May 22, 2012 4:48 PM |
Posted By: HenryCatchpole
Rated 4.0 out of 5.0 by 4 members
Last week I unashamedly lucked out and got to spend three days in a McLaren MP4-12C. There are lots of moments that will stay with me for some time and most of them will appear elsewhere, but here are a few random ones...
The comfiest uncomfy-looking chairs in the ‘Juice Bar’ at McLaren
I think I preferred these stands before they were repainted but I still love Reims.
Some people would say I’d got my priorities wrong in this photo, but I don’t think so. There's something oh so cool about a Peugeot 505 GTD with a Dangel 4x4 conversion. Or is it just me...?
Someone at McLaren reads my @HenryCatchpole Twitter feed…
Only in Monaco would you go in search of Pizza and find not just a Ferrari 599 but none-other than a 599 GTO parked/dumped like this half on the pavement…
But there was one moment that will stay with me for a long time. High up on a col shooting the video (which I’m really rather excited about), the road was dusty and the drops were big (although to be honest I only really thought about that later. And shivered slightly). The MP4-12C doesn’t really slide very much or very often. You can change its balance and work it through a corner but it’s got so much grip that it never really lets go on the road. (Don’t think that makes it boring though; I’d driven for miles and miles on an amazing piece of road near Dijon the day before and been utterly immersed in just how fast you can drive the McLaren. You shouldn’t be able to trail-brake late and hard from big speeds into tight corners in a mid-engined supercar, let alone enjoy it, but you can. It’s incredible).

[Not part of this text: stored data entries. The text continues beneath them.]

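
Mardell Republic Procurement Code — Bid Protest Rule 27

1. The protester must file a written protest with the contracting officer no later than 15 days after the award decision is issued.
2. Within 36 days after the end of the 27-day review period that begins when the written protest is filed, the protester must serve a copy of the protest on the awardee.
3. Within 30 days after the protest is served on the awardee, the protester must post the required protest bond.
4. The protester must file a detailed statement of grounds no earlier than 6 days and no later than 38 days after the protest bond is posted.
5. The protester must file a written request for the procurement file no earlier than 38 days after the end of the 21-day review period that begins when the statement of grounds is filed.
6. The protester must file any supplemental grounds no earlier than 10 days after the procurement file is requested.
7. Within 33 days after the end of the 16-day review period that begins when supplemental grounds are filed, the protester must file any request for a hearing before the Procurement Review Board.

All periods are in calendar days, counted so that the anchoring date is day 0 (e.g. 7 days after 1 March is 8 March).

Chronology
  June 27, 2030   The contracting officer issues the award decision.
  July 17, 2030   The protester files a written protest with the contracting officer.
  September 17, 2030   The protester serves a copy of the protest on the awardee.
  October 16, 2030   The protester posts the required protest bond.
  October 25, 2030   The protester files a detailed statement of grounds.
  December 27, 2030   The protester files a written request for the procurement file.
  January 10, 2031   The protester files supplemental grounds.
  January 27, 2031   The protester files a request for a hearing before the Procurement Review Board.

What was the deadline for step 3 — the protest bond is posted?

October 17, 2030

Step 3 runs from September 17, 2030, when the protest is served on the awardee. 30 days after September 17, 2030 is October 17, 2030.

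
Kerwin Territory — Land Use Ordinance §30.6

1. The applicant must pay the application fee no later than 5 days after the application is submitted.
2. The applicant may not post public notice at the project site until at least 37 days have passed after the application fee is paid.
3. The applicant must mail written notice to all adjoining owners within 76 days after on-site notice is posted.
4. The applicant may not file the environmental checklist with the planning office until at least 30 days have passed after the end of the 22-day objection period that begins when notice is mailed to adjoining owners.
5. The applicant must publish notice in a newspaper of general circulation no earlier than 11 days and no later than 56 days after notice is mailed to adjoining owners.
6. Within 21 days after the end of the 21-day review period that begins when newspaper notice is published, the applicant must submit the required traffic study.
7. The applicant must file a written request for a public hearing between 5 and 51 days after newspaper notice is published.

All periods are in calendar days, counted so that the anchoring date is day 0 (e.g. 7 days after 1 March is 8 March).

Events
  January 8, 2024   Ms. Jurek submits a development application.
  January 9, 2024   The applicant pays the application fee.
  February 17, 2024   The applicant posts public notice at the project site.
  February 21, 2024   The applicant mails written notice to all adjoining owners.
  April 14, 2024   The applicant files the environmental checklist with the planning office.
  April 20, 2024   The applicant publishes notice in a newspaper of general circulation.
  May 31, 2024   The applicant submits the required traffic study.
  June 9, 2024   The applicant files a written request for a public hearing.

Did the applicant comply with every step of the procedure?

No

(1) due by January 8, 2024 + 5 days = January 13, 2024; January 9, 2024 is within that limit.
(2) permitted from January 9, 2024 + 37 days = February 15, 2024 onward; done February 17, 2024 — permitted.
(3) due by February 17, 2024 + 76 days = May 3, 2024; done February 21, 2024 — timely.
(4) permitted from March 14, 2024 + 30 days = April 13, 2024 onward; done April 14, 2024 — permitted.
(5) the permitted window runs from February 21, 2024 + 11 = March 3, 2024 to February 21, 2024 + 56 = April 17, 2024; April 20, 2024 is 3 days past the end of the window.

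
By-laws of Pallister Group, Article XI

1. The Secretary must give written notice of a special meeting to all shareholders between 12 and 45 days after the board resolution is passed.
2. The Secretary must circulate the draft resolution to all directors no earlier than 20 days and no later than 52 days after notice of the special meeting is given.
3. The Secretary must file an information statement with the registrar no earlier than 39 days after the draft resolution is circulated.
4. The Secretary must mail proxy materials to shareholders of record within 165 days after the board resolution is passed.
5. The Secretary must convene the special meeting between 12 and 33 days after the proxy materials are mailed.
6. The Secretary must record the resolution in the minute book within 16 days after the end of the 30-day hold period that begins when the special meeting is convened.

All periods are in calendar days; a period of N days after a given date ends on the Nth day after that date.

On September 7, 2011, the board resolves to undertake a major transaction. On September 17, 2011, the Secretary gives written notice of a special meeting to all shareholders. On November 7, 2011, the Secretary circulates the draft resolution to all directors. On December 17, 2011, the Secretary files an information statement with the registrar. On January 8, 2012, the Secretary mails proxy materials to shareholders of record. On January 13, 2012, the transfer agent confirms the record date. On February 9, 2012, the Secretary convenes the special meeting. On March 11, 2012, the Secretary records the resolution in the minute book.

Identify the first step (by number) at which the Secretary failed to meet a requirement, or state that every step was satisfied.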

There’s a lovely feeling in a rally car on gravel when you get it sliding on the way into the corner. You flick the nose, the tail moves too and all four wheels drift as one so that you arrive at the apex pointing out of the corner. It’s one of the best feelings in a car in my opinion. However, I didn’t expect it to happen in the MP4-12C in the thin air nearly 2500 metres up on this col. As I say, the road was dusty because it was the first day this year the raod had been open. I’d driven the corner a couple of times before and this time I carried the same amount of speed into it, but my line of attack had changed slightly because of where Sam was filming from. I turned in hard and after the initial dart of the nose into the corner I could instantly feel that lightness underneath when you know that all four tyres are floating across the surface of the road. A fast four-wheel drift on the way into the corner is a bit of a heart-stopper on a narrow road to be honest and there’s not a great deal to do other than add a bit of lock and try to enjoy the ride while you wait for the grip to return. It was oversteering very slightly as the snow pole went past the nose of the car and then grip was back and I carried on into the sunset. (Eat your heart out Troy Queef!)
Then Sam crackled over the radio and asked if I could do just one more pass as he didn’t quite get the shot.